Fable Converted Pylint to Rust

Project & Core Claims

  • Rust reimplementation of Pylint aims for:
    • Byte-for-byte identical output to Pylint.
    • Same bugs and crash messages as Pylint.
    • Very large speedups (15–2300×, median ~85×) on real codebases.

Verification and Correctness

  • Several commenters doubt that full byte-for-byte equivalence is realistically verifiable.
  • A harness script in the repo tests prylint vs Pylint on selected projects, but people note:
    • Tests only cover observed behavior, not all edge cases.
    • Identical behavior on tests does not guarantee identical behavior globally, especially with plugins.
  • Some see the “same crashes, same bugs” claim as a sign of automatic copying rather than careful design.

Performance Discussion

  • The headline 2328× speedup comes from a pathological directory in Black’s repo involving duplicate-code; this was later optimized in Pylint itself.
  • Some argue such huge speedups likely reflect fixing algorithmic pathologies that could also have been fixed in Python.
  • Others respond that major speedups often come from eliminating unnecessary work and that compilers/linters are full of such opportunities.
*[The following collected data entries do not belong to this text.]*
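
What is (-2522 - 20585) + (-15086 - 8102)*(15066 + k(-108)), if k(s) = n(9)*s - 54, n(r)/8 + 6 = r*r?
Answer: 1154461037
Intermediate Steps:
n(r) = -48 + 8*r² (n(r) = -48 + 8*(r*r) = -48 + 8*r²)
k(s) = -54 + 600*s (k(s) = (-48 + 8*9²)*s - 54 = (-48 + 8*81)*s - 54 = (-48 + 648)*s - 54 = 600*s - 54 = -54 + 600*s)
(-2522 - 20585) + (-15086 - 8102)*(15066 + k(-108)) = (-2522 - 20585) + (-15086 - 8102)*(15066 + (-54 + 600*(-108))) = -23107 - 23188*(15066 + (-54 - 64800)) = -23107 - 23188*(15066 - 64854) = -23107 - 23188*(-49788) = -23107 + 1154484144 = 1154461037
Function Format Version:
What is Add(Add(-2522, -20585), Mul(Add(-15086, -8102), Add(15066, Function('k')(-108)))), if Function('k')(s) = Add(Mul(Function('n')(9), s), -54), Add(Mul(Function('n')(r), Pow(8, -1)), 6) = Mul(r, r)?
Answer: 1154461037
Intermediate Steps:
Function('n')(r) = Add(-48, Mul(8, Pow(r, 2))) (Function('n')(r) = Add(-48, Mul(8, Mul(r, r))) = Add(-48, Mul(8, Pow(r, 2))))
Function('k')(s) = Add(-54, Mul(600, s)) (Function('k')(s) = Add(Mul(Add(-48, Mul(8, Pow(9, 2))), s), -54) = Add(Mul(Add(-48, Mul(8, 81)), s), -54) = Add(Mul(Add(-48, 648), s), -54) = Add(Mul(600, s), -54) = Add(-54, Mul(600, s)))
Add(Add(-2522, -20585), Mul(Add(-15086, -8102), Add(15066, Function('k')(-108)))) = Add(Add(-2522, -20585), Mul(Add(-15086, -8102), Add(15066, Add(-54, Mul(600, -108))))) = Add(-23107, Mul(-23188, Add(15066, Add(-54, -64800)))) = Add(-23107, Mul(-23188, Add(15066, -64854))) = Add(-23107, Mul(-23188, -49788)) = Add(-23107, 1154484144) = 1154461037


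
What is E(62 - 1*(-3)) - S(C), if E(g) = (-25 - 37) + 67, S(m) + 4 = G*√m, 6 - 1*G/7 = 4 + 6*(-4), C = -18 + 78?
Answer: 9 - 364*√15 ≈ -1400.8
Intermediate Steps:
C = 60
G = 182 (G = 42 - 7*(4 + 6*(-4)) = 42 - 7*(4 - 24) = 42 - 7*(-20) = 42 + 140 = 182)
S(m) = -4 + 182*√m
E(g) = 5 (E(g) = -62 + 67 = 5)
E(62 - 1*(-3)) - S(C) = 5 - (-4 + 182*√60) = 5 - (-4 + 182*(2*√15)) = 5 - (-4 + 364*√15) = 5 + (4 - 364*√15) = 9 - 364*√15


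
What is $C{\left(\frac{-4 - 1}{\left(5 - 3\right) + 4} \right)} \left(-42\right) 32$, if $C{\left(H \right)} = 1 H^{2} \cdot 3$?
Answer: $-2800$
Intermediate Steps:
$C{\left(H \right)} = 3 H^{2}$ ($C{\left(H \right)} = H^{2} \cdot 3 = 3 H^{2}$)
$C{\left(\frac{-4 - 1}{\left(5 - 3\right) + 4} \right)} \left(-42\right) 32 = 3 \left(\frac{-4 - 1}{\left(5 - 3\right) + 4}\right)^{2} \left(-42\right) 32 = 3 \left(- \frac{5}{2 + 4}\right)^{2} \left(-42\right) 32 = 3 \left(- \frac{5}{6}\right)^{2} \left(-42\right) 32 = 3 \cdot \frac{25}{36} \left(-42\right) 32 = \frac{25}{12} \left(-42\right) 32 = \left(- \frac{175}{2}\right) 32 = -2800$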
Comparison with Ruff and Pylint

  • Multiple comments: “Why not just use Ruff?”
    • Counterpoints:
      • Ruff doesn’t (yet) cover all Pylint checks; many projects run multiple linters.
      • Pylint still provides deeper or different checks, important in stricter environments.
  • Prylint appears to reuse Ruff’s code internally, which some criticize as repackaging existing work.

Trust, Maintenance, and Community

  • Worries about:
    • The project being largely LLM-generated with minimal human ownership.
    • Long-term maintenance, given many past “AI-ported” projects quickly stagnated.
    • Risk of running unproven, auto-generated tooling over production code.
  • Others argue that only correctness and tests matter; method of creation is secondary.

Developer Experience & Workflow

  • Many find current Pylint too slow for large codebases or pre-commit hooks; even ~2 seconds per file is considered painful for interactive work.
  • Faster, Rust-based tooling is attractive, especially for CI and for avoiding alternate Python interpreters.

LLM-Aided Code Translation & Broader Implications

  • Several participants describe similar LLM-driven ports (e.g., Python tools and C libraries to other languages) using agent “swarms,” automated compile/test/fix loops, and fuzzing.
  • Some foresee:
    • Systematic language-to-language migration as a strong LLM niche.
    • Pressure on open source projects, as AI makes cloning and reimplementation cheap.
    • A shift in programmer value from hand-writing code to designing systems and verification.